Despite these steps, consequence management remains weak. Policies often state that breaches can result in dismissal or other serious sanctions, but the FCA found little evidence that such penalties are ever applied. The regulator cautioned that when senior managers or vice presidents use WhatsApp in breach of policy without facing consequences, it undermines the credibility of the entire compliance programme.

 

Comparing regulatory approaches: UK vs US

The contrast between the US and UK approaches is stark. In the United States, regulators rely on heavy fines to force behavioural change.
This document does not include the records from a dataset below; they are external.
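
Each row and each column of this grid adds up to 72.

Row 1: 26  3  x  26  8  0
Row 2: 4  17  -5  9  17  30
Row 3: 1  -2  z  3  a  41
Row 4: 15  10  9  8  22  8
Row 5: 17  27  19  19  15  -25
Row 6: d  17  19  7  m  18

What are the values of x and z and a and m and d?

x = 9, z = 21, a = 8, m = 2, d = 9

The known cells in row 1 total 63, leaving 72 − 63 = 9 for the blank.
The known cells in column 1 total 63, leaving 72 − 63 = 9 for the blank.
The known cells in row 6 total 70, leaving 72 − 70 = 2 for the blank.
The known cells in column 5 total 64, leaving 72 − 64 = 8 for the blank.
The known cells in row 3 total 51, leaving 72 − 51 = 21 for the blank.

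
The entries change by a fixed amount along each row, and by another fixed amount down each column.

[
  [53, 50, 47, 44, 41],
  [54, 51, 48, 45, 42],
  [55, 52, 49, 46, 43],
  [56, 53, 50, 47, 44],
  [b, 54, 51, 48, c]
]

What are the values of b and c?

b = 57, c = 45

Along each row the entries change by -3 per step; down each column they change by 1.
Row 5: from 54 at column 2, stepping by -3 to column 1 gives 57.
Row 5: from 54 at column 2, stepping by -3 to column 5 gives 45.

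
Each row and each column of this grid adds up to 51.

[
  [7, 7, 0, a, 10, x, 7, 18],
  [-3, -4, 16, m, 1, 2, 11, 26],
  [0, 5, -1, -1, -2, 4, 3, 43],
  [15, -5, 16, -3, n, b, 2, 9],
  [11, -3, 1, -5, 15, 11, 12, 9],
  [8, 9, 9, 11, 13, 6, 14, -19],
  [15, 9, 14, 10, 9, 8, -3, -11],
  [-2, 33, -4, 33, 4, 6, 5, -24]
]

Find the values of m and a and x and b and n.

Column 5 has 10 + 1 − 2 + 15 + 13 + 9 + 4 = 50; the blank must be 51 − 50 = 1.
Row 2 has -3 − 4 + 16 + 1 + 2 + 11 + 26 = 49; the blank must be 51 − 49 = 2.
Column 4 has 2 − 1 − 3 − 5 + 11 + 10 + 33 = 47; the blank must be 51 − 47 = 4.
Row 1 has 7 + 7 + 0 + 4 + 10 + 7 + 18 = 53; the blank must be 51 − 53 = -2.
Row 4 has 15 − 5 + 16 − 3 + 1 + 2 + 9 = 35; the blank must be 51 − 35 = 16.

m = 2, a = 4, x = -2, b = 16, n = 1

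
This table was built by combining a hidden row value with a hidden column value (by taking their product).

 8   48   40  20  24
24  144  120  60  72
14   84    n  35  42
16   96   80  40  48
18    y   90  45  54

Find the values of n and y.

n = 70, y = 108

Each row is a constant multiple of every other row — this is a multiplication table with the headers hidden.
Row 3 is 14/8 = 7/4 times row 1, so its entry in column 3 is 40 × 7/4 = 70.
Row 5 is 18/8 = 9/4 times row 1, so its entry in column 2 is 48 × 9/4 = 108.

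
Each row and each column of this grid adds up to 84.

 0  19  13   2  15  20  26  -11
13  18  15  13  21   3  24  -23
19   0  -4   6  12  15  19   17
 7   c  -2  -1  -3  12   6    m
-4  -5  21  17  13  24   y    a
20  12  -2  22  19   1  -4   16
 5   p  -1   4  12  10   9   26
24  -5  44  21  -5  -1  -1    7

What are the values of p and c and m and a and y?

p = 19, c = 26, m = 39, a = 13, y = 5

Row 7 has 5 − 1 + 4 + 12 + 10 + 9 + 26 = 65; the blank must be 84 − 65 = 19.
Column 2 has 19 + 18 + 0 − 5 + 12 + 19 − 5 = 58; the blank must be 84 − 58 = 26.
Row 4 has 7 + 26 − 2 − 1 − 3 + 12 + 6 = 45; the blank must be 84 − 45 = 39.
Column 7 has 26 + 24 + 19 + 6 − 4 + 9 − 1 = 79; the blank must be 84 − 79 = 5.
Row 5 has -4 − 5 + 21 + 17 + 13 + 24 + 5 = 71; the blank must be 84 − 71 = 13.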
In the UK, the FCA has not introduced new rules and continues to emphasise supervision, but its latest review sets clear expectations that firms must detect, record and address breaches in practice.

 

This difference should not be mistaken for leniency. The FCA’s findings will now serve as a benchmark against which firms are assessed. The absence of enforcement today does not mean it will not come tomorrow if firms are found to be complacent. The FCA has confirmed it does not plan new rules, but warned that the findings now represent baseline supervisory expectations.

 

 

The risks for compliance teams

For compliance officers, the risks of off-channel communications are significant. A failure to detect breaches will be viewed as a failure of oversight, even if the number of recorded breaches is low. Regulators are looking closely at the role of senior leaders, and repeated or high-level breaches will draw scrutiny regardless of whether they technically break FCA rules. The reputational impact of being seen to tolerate off-channel use can be just as damaging as the regulatory consequences.

 

The challenge for firms is cultural as much as technological. Surveillance systems must be able to capture emojis, disappearing messages and other modern forms of communication, but policies must also be backed up by real accountability. Without disciplinary follow-through, rules will not be taken seriously by staff.

 

Record-keeping is non-negotiable – Whether in the UK or US, regulators want assurance that firms can reconstruct communications in full.

 

Senior leadership must set the tone – Policies are meaningless if directors themselves flout them.

 

Detection > deterrence – Zero breaches do not reassure regulators; credible monitoring and realistic statistics do.

 

Technology should match behaviour – Surveillance must adapt to emojis, voice notes, disappearing messages and smart devices.

 

Consequences need teeth – Without real disciplinary follow-through, policies lose credibility.